À Caplan, apparemment, il est habituel que les gens aient plusieurs métiers. Ainsi Guylaine, en plus de sa maison d'hôtes, tient aussi une boutique de vêtements et de retouches. Et sa maison d'hôtes est bien belle, c'est vrai, même si Catherine préfère prendre son déjeuner à côté, au café du Havre. C'est là qu'elle va rencontrer Vital Bujold, patron pêcheur du Manic 5 qui ponctue son discours de "Saint-Ciboire de Câlisse" et commence à présenter à Catherine ceux qui comptent à Caplan : son second, Victor Ferlatte, les Amérindiens, le curé Leblanc, Cyrille Bernard le vieux pêcheur qui, lui, ne peut pas dire une phrase sans inspirer un "Hiii" à nul autre pareil.

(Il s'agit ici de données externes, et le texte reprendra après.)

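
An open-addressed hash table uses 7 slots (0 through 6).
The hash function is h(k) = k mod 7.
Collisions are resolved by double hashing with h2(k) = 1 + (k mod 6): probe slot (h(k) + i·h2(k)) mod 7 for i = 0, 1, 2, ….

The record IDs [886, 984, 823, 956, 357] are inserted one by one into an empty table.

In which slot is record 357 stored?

Insert 886: h=4, slot 4 empty → index 4.
Insert 984: h=4, h2=1, slot 4 occupied → index 5.
Insert 823: h=4, h2=2, slot 4 occupied → index 6.
Insert 956: h=4, h2=3, slot 4 occupied → index 0.
Insert 357: h=0, h2=4, slots 0,4 occupied → index 1.
Table: [956, 357, ., ., 886, 984, 823]

1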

Autant de personnages hauts en couleurs que Roxanne Bouchard se délecte à animer devant nous, avec ce savoir-faire qui fait qu'en quelques pages, on a l'impression de les connaître, d'autant qu'ils n'hésitent pas à parler d'eux, de leur ville, de la mer, de l'histoire de leur région et de leur métier. Catherine n'est apparemment pas si pressée de retrouver Marie Garant, elle a des hommes et des femmes à connaître, les lieux à repérer et à aimer, des pas à faire le long du port, à côté des bateaux de pêche. Ce temps, il lui servira aussi à se faire une image bien à elle de sa mère, femme libre, femme seule, femme qui navigue et dont ne connaît pas trop les activités. Mais quand même, il va bien falloir en parler... Trop tard. On vient de ramasser un corps noyé dans son filet. C'est Marie Garant, qui vient de payer son tribut à la mer, après avoir passé toute sa vie à naviguer en solitaire sur son voilier, le Pilar, et revenait de temps en temps vers sa jolie maison blanche, sur la falaise... Une belle femme redoutable, vêtue de couleurs vives, et qui buvait du rhum.

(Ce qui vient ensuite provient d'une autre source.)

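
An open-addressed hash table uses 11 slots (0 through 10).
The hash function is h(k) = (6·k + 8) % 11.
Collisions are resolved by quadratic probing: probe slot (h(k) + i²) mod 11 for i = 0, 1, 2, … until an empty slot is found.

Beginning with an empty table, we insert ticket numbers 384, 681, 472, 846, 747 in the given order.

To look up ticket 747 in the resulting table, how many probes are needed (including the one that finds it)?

5

384: h=2 → slot 2
681: h=2, probe 2,3 → slot 3
472: h=2, probe 2,3,6 → slot 6
846: h=2, probe 2,3,6,0 → slot 0
747: h=2, probe 2,3,6,0,7 → slot 7
Table: [846, —, 384, 681, —, —, 472, 747, —, —, —]
Lookup 747: h=2, probe 2,3,6,0,7 → found at 7.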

Pendant ce temps-là, le sergent Joaquin Moralès emménage dans la Baie des Chaleurs. Il est arrivé en éclaireur, sa femme Sarah, sculpteure, le rejoindra plus tard. Sa nouvelle patronne, Marlène Forest, l'attend de pied ferme, car elle a un corps sur les bras, qui doit partir pour l'autopsie à Montréal. Lui qui comptait sur quelques jours de répit pour aménager sa nouvelle maison, c'est raté. En plus, Sarah recule de jour en jour la date de son arrivée, et ça ne sent pas très bon pour le sergent d'origine mexicaine, parti pour le Canada trente ans plus tôt pour les beaux yeux d'une jeune fille en larmes, Sarah Blanchard. Marlène lui fait comprendre qu'il va falloir être efficace, et tout de suite. Alors, bon an mal an, Joaquin conclut à l'accident. Ca arrange tout le monde, apparemment. Mais Moralès est un flic intègre. Et si Marie Garant avait été assassinée ? Beaucoup d'indices laissent la place au doute. Joaquin va donc enquêter, lui qui vient d'arriver et ne connaît rien de la région et de ses habitants. 

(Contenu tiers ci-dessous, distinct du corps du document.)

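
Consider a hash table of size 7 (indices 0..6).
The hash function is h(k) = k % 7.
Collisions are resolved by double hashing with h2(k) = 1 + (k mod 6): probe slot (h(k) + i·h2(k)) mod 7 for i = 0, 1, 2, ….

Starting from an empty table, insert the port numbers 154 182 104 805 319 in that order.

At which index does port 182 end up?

154 hashes to 0; slot 0 is free → place at 0.
182 hashes to 0, h2=3; 0 taken → place at 3.
104 hashes to 6; slot 6 is free → place at 6.
805 hashes to 0, h2=2; 0 taken → place at 2.
319 hashes to 4; slot 4 is free → place at 4.
Table: [154, _, 805, 182, 319, _, 104]

3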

Catherine Day, Joaquin Moralès : deux solitaires qui vont devoir apprendre à vivre avec les gens de Gaspésie, s'ils veulent trouver la vérité. La vérité, pour Catherine, ne se contentera pas d'une enquête de police, même sérieuse. Car elle va devoir construire elle-même l'image de sa mère, sans oublier qu'elle a un père, aussi. Et ces choses-là, elle ne peut être que seule à les chercher. Deux êtres fragiles, à la fois exilés et envoûtés par une région aussi belle que difficile à apprivoiser, confrontés à un mode de vie qui leur est totalement étranger : la vie de Catherine va, forcément, se transformer, sous l'ombre à la fois enveloppante et terrifiante d'une mère amoureuse de la mer. Roxanne Bouchard sait donner vie, par un style à la fois gourmand et poétique, des dialogues formidablement travaillés, des descriptions saisissantes, à un monde aussi âpre qu'attachant, viscéralement ancré dans cette mer qui fait vivre et mourir les hommes, un monde qui semble appartenir au passé, où les relations entre les humains se révèlent aussi complexes que magnifiques .  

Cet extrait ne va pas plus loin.